The Scottish Executive's efforts to put enterprise education at the heart of the curriculum still face a struggle to become fully accepted and appear to many to be disjointed - even in the education authority where it is regarded as having made considerable progress.

An independent report evaluating the Determined to Succeed programme in West Lothian suggests that confusion still exists over whether the purpose of enterprise education is to promote economic development or whether it is just "good education".

Nonetheless, the Scottish Executive this week added more wheels to its Pounds 86 million flagship vehicle by launching a Determined to Succeed bus, which will function as a mobile radio studio and visit schools all over Scotland this year.

But in his report on West Lothian, Brian Twiddle, former director of the Centre for Work and Enterprise at Strathclyde University, reports that most elected officials and employees concerned with economic development in the authority saw the purpose of enterprise in education as improving the skills of the future workforce.
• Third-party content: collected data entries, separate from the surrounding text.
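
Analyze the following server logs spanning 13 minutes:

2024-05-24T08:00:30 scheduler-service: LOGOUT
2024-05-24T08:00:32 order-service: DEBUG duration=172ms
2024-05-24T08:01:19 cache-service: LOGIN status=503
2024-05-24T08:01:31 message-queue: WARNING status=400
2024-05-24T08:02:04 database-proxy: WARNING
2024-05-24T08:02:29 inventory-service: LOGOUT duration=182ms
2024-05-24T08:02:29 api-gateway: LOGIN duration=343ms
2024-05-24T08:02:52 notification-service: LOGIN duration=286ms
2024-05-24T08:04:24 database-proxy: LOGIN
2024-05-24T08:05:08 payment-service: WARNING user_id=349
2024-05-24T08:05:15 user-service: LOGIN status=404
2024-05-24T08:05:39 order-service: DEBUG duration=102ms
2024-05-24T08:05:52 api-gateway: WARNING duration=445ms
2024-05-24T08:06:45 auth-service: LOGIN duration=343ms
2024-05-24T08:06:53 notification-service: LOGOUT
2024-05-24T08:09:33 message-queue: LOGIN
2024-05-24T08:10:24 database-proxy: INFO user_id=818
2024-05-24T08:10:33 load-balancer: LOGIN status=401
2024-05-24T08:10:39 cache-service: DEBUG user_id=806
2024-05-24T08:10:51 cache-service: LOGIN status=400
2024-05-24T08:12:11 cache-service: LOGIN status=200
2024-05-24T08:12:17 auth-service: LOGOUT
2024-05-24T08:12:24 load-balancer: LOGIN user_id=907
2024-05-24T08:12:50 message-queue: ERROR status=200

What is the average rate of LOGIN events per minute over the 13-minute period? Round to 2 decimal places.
0.85

To calculate the rate:

1. Count total LOGIN events: 11
2. Total time period: 13 minutes
3. Rate = 11 / 13 = 0.85 events per minute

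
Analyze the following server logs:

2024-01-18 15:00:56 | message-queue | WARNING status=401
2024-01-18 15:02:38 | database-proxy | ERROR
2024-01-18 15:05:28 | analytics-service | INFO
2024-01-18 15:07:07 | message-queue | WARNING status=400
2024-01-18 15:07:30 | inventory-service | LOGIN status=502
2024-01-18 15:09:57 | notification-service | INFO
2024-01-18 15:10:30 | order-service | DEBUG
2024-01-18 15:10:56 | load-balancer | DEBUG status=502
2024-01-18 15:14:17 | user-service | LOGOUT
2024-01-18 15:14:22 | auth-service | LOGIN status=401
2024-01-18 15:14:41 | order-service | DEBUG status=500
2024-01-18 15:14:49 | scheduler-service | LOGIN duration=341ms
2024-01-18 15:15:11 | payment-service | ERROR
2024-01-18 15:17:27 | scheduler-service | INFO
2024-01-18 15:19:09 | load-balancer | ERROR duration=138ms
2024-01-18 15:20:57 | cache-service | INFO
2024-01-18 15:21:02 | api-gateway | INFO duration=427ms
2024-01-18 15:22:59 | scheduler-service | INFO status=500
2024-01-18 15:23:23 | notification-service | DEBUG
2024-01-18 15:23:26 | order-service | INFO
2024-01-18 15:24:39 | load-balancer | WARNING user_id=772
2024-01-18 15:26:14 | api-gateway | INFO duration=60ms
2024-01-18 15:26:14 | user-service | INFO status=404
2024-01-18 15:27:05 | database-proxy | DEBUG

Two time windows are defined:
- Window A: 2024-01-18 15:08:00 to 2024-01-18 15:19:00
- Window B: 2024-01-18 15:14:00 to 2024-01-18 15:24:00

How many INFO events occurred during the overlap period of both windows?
1

To find overlap events:

1. Window A: 2024-01-18 15:08:00 to 2024-01-18 15:19:00
2. Window B: 2024-01-18 15:14:00 to 2024-01-18 15:24:00
3. Overlap period: 2024-01-18 15:14:00 to 2024-01-18 15:19:00
4. Count INFO events in overlap: 1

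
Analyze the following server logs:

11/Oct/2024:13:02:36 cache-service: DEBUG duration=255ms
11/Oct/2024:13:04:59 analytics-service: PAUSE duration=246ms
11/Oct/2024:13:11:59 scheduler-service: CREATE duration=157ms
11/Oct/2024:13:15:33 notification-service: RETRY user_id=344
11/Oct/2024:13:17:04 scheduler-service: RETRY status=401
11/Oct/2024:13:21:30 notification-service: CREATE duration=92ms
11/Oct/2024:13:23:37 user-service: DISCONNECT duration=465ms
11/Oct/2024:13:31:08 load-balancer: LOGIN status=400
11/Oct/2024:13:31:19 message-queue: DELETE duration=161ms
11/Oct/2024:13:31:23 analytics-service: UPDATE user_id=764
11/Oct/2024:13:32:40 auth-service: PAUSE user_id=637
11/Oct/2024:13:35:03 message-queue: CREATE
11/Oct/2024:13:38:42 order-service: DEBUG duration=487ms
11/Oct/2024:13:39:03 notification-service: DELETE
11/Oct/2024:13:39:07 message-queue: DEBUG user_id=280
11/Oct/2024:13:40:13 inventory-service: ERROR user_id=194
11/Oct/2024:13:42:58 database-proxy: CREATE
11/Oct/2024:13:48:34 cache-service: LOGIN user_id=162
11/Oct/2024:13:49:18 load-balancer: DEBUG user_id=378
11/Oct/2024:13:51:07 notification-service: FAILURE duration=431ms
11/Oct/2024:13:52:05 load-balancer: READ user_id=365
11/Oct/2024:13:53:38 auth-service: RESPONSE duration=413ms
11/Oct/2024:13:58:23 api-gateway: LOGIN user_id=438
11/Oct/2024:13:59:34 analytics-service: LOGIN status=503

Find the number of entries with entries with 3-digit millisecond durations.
8

To find matching entries:

1. Pattern to match: entries with 3-digit millisecond durations
2. Scan each log entry for the pattern
3. Count matches: 8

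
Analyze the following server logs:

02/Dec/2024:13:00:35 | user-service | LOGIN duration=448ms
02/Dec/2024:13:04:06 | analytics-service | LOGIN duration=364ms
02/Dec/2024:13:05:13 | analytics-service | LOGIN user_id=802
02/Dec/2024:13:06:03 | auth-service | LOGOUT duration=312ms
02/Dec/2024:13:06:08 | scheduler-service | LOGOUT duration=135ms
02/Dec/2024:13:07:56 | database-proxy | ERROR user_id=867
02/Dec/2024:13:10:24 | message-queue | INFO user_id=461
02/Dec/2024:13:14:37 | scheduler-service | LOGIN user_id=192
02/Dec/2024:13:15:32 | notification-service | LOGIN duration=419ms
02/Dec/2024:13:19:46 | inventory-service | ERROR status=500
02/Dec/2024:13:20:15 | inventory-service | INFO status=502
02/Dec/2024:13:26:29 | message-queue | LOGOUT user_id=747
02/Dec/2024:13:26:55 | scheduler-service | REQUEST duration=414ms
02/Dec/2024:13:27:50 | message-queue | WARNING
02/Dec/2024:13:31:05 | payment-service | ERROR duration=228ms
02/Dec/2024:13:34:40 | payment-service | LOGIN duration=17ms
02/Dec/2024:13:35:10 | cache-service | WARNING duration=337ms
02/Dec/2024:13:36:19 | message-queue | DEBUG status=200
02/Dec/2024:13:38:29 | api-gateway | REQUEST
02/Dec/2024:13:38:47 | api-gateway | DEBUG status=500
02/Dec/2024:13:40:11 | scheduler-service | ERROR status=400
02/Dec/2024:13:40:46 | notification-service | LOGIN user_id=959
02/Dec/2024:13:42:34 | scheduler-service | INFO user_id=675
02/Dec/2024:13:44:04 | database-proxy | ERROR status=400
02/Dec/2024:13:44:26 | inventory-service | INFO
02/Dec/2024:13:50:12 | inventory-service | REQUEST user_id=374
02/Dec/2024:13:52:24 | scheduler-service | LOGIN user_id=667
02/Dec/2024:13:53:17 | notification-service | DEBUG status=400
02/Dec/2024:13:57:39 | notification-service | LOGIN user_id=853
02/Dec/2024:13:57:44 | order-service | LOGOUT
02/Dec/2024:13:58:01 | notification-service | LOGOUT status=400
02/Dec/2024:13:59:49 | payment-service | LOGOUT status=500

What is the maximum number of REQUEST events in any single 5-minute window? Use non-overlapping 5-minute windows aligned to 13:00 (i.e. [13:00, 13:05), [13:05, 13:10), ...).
1

To find the burst window:

1. Divide the log period into non-overlapping 5-minute windows starting at 13:00
2. Count REQUEST events in each window
3. Find the window with maximum count
4. Maximum events in a window: 1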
Teachers, however, thought that embedding enterprise in education in the curriculum could improve pupil motivation across a range of activities - not just employment or self-employment.

When the "economic" group was pressed, it conceded the value of developing enterprising qualities in young people, while the "education" group acknowledged that developing the ability to earn a living was an integral part of enterprise in education.

In comments which are likely to hold true for other authorities, Mr Twiddle's report noted: "Quite rightly, a great deal of effort has gone into spreading the enterprise in education message, but little thought has been given to how all this fits together, whether there are gaps in a pupil's experience or whether the same type of activity is repeated to the point where pupils lose the excitement and fun of enterprise." Overall, however, West Lothian was said to be making impressive progress in implementing Determined to Succeed, and was at the forefront of enterprise in education developments.

The executive clearly feels that the programme needs another boost and sent along Nicol Stephen, the Lifelong Learning Minister, to St Andrew's Secondary in Glasgow on Monday when he launched the roadshow. Backed by Radio Clyde, the Hunter Foundation and Stagecoach, it is intended to be a vocational experience for pupils as well as showcasing the enterprise in education approach.

Mr Stephen described the policy as "going a long way to building confidence, ambition and an entrepreneurial outlook among young people."

Mr Twiddle's report on West Lothian noted that primary schools were making greater progress than secondary schools. It found "a very impressive" range of activities taking place in primary schools, although there was still work to be done to ensure enterprise in education was sustained by all teachers, particularly in the early stages of programmes "where enterprise still remains fragile".

Nursery classes were only just beginning to embrace enterprise. In secondary schools, the situation appeared more "patchy", Mr Twiddle concluded.

"Broadly, teachers fall into three groups: those who have been involved in enterprise in education for some time; those who have been helped by Determined to Succeed to see the potential of enterprise and have adopted at least elements of an enterprise approach; and those who remain either sceptical or have simply not engaged with the enterprise in education message.

"The middle group is growing and represents the success story of Determined to Succeed. It appears to be too early to say that enterprise in education is firmly embedded in all subjects in all secondary schools, but certainly the speed and direction of movement is impressive," he said.

The report added: "In both sectors, previously reluctant and unaware teachers, as well as those already adopting an enterprise approach, have found A Curriculum for Excellence to be hugely supportive. Almost all teachers believed that the learning and teaching aspects of A Curriculum for Excellence endorsed the messages of enterprise in education."

However, individual teachers, pupils, parents and perhaps co-ordinators were unable to see any articulation or progress in the enterprise in education activities.

And the problem remains of involving sufficient businesses in the programme, Mr Twiddle reported.

Mr Stephen said this week, however, that the target of establishing 2000 partnerships involving schools and businesses had been achieved.